I don't need to answer yours because the supposed "problem" doesn't exist. God isn't double minded, so when He says He desires all to come to knowledge of the truth, what more is needed?
—"What more is needed"? Context is needed. It is not talking about him desiring that absolutely all sapient sentients responsible to God be saved, nor even all humans.
—"What more is needed"? Reasoning use of language is needed.
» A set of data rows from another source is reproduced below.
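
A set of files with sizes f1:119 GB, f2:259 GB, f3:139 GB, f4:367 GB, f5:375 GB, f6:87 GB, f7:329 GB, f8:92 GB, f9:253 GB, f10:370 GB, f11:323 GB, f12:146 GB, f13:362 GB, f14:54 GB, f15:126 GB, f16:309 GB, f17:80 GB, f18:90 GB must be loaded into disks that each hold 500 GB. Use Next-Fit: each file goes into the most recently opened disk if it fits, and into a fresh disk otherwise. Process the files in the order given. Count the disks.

disk 1: place f1 (119 GB), 381 GB left
disk 1: place f2 (259 GB), 122 GB left
disk 2: place f3 (139 GB), 361 GB left
disk 3: place f4 (367 GB), 133 GB left
disk 4: place f5 (375 GB), 125 GB left
disk 4: place f6 (87 GB), 38 GB left
disk 5: place f7 (329 GB), 171 GB left
disk 5: place f8 (92 GB), 79 GB left
disk 6: place f9 (253 GB), 247 GB left
disk 7: place f10 (370 GB), 130 GB left
disk 8: place f11 (323 GB), 177 GB left
disk 8: place f12 (146 GB), 31 GB left
disk 9: place f13 (362 GB), 138 GB left
disk 9: place f14 (54 GB), 84 GB left
disk 10: place f15 (126 GB), 374 GB left
disk 10: place f16 (309 GB), 65 GB left
disk 11: place f17 (80 GB), 420 GB left
disk 11: place f18 (90 GB), 330 GB left

11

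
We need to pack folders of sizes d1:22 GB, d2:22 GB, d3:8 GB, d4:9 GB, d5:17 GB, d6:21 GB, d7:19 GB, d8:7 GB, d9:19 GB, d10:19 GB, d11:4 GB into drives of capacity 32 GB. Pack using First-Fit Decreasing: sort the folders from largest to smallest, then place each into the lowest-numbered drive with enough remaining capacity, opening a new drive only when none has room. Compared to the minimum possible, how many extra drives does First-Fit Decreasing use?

First-Fit Decreasing: [22,9] [22,8] [21,7,4] [19] [19] [19] [17] → 7 drives.
7 folders exceed 16 GB (half the capacity), and no two of those can share a drive, so at least 7 drives are needed.
So 7 is already optimal.

0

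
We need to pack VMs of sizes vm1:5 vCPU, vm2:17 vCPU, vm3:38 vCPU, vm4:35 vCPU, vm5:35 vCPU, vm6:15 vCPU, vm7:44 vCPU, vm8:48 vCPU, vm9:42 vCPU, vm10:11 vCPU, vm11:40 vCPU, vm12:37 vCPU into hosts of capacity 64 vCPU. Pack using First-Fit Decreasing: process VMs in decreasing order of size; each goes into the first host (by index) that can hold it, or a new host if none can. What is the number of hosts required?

8 hosts

Sorted descending: 48, 44, 42, 40, 38, 37, 35, 35, 17, 15, 11, 5.
Put 48 vCPU in host 1; 16 vCPU remain.
Put 44 vCPU in host 2; 20 vCPU remain.
Put 42 vCPU in host 3; 22 vCPU remain.
Put 40 vCPU in host 4; 24 vCPU remain.
Put 38 vCPU in host 5; 26 vCPU remain.
Put 37 vCPU in host 6; 27 vCPU remain.
Put 35 vCPU in host 7; 29 vCPU remain.
Put 35 vCPU in host 8; 29 vCPU remain.
Put 17 vCPU in host 2; 3 vCPU remain.
Put 15 vCPU in host 1; 1 vCPU remain.
Put 11 vCPU in host 3; 11 vCPU remain.
Put 5 vCPU in host 3; 6 vCPU remain.
Final hosts: [48,15] [44,17] [42,11,5] [40] [38] [37] [35] [35].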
It is not double-minded for God to feel outrage at disbelief and to call it desire for the opposite (I say, supposing, for the sake of argument, that the verse was stand-alone, which it is not).
It means that whatever reasons a person claims to believe determinism are not actually related to their belief in determinism, should determinism be true.
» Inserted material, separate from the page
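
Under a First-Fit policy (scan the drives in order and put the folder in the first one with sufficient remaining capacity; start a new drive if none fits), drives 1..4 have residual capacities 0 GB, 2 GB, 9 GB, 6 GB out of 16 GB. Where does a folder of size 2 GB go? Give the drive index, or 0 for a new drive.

Drives with room: drive 2 (2 GB), drive 3 (9 GB), drive 4 (6 GB).
The first with room is drive 2.

2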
Frankly I doubt very much that is what you mean by it, though what you do mean by it may be understood by you to be implicative of that conclusion. "Of their own accord" can mean something along the lines of independence from others of our kind, but it cannot be independent of God's causation.
I don't think you would say that your reasons not to believe in determinism are unrelated to your belief in free will.
You seem to misunderstand the argument, because it's not just that i affirm what I affirm, but that whether we affirm or deny free will we must do so on the basis of an act of free will. So in order to make an affirmation of determinism, the claimant must first demonstrate their affirmation to be false.
Confirmation bias. That we must (and do, constantly,) choose does not imply free will.